UCLA stem cell researchers have achieved a remarkable 100% cure rate for children born with adenosine deaminase-deficient severe combined immunodeficiency (ADA-deficient SCID), commonly known as Bubble Baby disease, using a groundbreaking gene therapy approach developed over three decades of research.
Dr. Donald Kohn, a stem cell researcher at UCLA's Eli and Edythe Broad Center of Regenerative Medicine and Stem Cell Research, led the team that successfully treated 18 children with the life-threatening condition across two multi-year clinical trials conducted since 2009. All patients were cured without any side effects.
"All of the children with SCID that I have treated in these stem cell clinical trials would have died in a year or less without this gene therapy," said Kohn, a professor of pediatrics and of microbiology, immunology and molecular genetics at UCLA. "Instead they are all thriving with fully functioning immune systems."
Revolutionary Treatment Approach
The innovative therapy addresses a critical gap in treatment options for children with ADA-deficient SCID, which affects approximately 15% of all SCID patients. The condition occurs in an estimated 1 in 200,000 to 1 million newborns worldwide and can be fatal within the first year of life if left untreated.

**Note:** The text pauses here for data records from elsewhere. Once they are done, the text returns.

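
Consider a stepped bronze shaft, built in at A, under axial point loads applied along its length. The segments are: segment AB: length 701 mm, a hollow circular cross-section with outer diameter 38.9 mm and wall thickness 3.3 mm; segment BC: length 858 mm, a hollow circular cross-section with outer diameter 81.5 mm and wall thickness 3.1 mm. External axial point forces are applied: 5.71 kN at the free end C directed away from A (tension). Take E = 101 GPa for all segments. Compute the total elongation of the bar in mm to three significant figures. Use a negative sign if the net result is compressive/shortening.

0.171 mm

Internal axial forces (sectioning from the free end, tension +): N_BC = 5.71 kN, N_AB = 5.71 kN.
A_AB = 369.1 mm².
A_BC = 763.5 mm².
δ_AB = 5710·701/(369.1·101000) = 0.1074 mm
δ_BC = 5710·858/(763.5·101000) = 0.06353 mm
δ = Σδ_i = 0.1709 mm.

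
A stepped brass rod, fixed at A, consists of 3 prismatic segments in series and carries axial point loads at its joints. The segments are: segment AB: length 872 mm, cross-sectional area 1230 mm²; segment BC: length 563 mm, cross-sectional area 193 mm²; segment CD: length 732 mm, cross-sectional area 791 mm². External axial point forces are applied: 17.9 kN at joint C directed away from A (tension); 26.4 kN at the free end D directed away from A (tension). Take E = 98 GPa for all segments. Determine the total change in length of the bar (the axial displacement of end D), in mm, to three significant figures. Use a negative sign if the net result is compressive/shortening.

1.89 mm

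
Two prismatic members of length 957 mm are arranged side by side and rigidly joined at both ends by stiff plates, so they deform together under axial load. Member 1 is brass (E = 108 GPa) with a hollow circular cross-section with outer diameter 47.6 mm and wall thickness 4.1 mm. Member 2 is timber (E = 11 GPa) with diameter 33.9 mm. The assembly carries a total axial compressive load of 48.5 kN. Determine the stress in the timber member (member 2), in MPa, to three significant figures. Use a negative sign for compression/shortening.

-7.57 MPa

A_1 = 560.3 mm².
A_2 = 902.6 mm².
Equal strain + equilibrium ⇒ each member carries load in proportion to AE: A₁E₁ = 60510000 N, A₂E₂ = 9928000 N, ΣAE = 70440000 N.
σ₂ = P·E₂/ΣAE = -48500·11000/70440000 = -7.574 MPa.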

During the treatment process, researchers remove blood stem cells from patients' bone marrow and genetically modify them to correct the genetic defect that prevents production of adenosine deaminase (ADA), an enzyme critical for generating healthy white blood cells needed for immune function.
Using a virus delivery system developed in Kohn's laboratory in the 1990s, the team inserts the corrected gene into the blood-forming stem cells. These genetically modified cells are then transplanted back into the patient, where they produce T cells capable of fighting infection and establish a fully functioning immune system.

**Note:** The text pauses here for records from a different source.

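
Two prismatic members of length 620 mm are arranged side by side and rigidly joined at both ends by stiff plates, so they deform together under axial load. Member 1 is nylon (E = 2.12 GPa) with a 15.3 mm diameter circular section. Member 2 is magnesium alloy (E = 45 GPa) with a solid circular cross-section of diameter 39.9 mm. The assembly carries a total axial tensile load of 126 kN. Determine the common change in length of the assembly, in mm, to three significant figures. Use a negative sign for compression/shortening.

A_1 = 183.9 mm².
A_2 = 1250 mm².
Equal strain + equilibrium ⇒ each member carries load in proportion to AE: A₁E₁ = 389800 N, A₂E₂ = 56270000 N, ΣAE = 56660000 N.
δ = PL/ΣAE = 126000·620/56660000 = 1.379 mm.

1.38 mm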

"It's their own cells so it's a perfect match," Kohn explained. "And when it works ... they grow a whole immune system, and can lead normal lives."

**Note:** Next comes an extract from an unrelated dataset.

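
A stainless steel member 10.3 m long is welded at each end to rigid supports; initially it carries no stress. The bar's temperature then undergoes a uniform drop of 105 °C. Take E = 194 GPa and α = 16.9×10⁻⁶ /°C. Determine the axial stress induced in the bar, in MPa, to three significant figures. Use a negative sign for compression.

344 MPa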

Addressing Current Treatment Limitations
The gene therapy represents a significant advancement over existing treatment options, which include lifelong twice-weekly ADA enzyme injections that are expensive and often fail to restore optimal immune function, or bone marrow transplants from siblings that carry risks of rejection and graft-versus-host disease.
"Other current options for treating ADA-deficient SCID are not always optimal or feasible for many children," Kohn noted. "We can now, for the first time, offer these children and their families a cure, and the chance to live a full, healthy life."
Patient Success Story
The therapy's impact is exemplified by the case of Evangelina Padilla-Vaccaro, who was born with the condition in 2012. Her mother, Alysia Padilla-Vaccaro of Corona, California, recognized something was wrong just weeks after birth, despite initially being told her concerns were due to new mother stress.
Following diagnosis at six weeks old, Evangelina had to be kept in strict isolation, with family members required to shower, wear masks and gowns before any contact. After undergoing Kohn's gene therapy treatment, which took approximately seven weeks from start to finish including chemotherapy, Evangelina developed a new immune system and can now live normally.
"To finally kiss your child on the lips, to hold her, it's impossible to describe what a gift that is," Padilla-Vaccaro said. "I gave birth to my daughter, but Dr. Kohn gave my baby life."
Clinical Trial Results and Future Applications
The 18 patients treated in the clinical trials ranged in age from 3 months to 4 years at the time of treatment. All developed fully functioning immune systems following the gene therapy, with T cell counts rising and the ability to fight off illness and infection growing stronger over time.
The research team is now seeking FDA approval for the gene therapy to make it available to all children with ADA-deficient SCID. Additionally, the success has laid groundwork for extending the approach to treat sickle cell disease, with clinical trials planned to begin in 2015.
"We've been working for the last five years to take the success we've had with this stem cell gene therapy for SCID to sickle cell," Kohn said. "We now have the potential to take the gene that blocks sickling and get it into enough of a patient's stem cells to block the disease."
The research was supported by grants from the FDA, California Institute for Regenerative Medicine, and the National Institutes of Health, with additional funding from UCLA and its affiliated centers.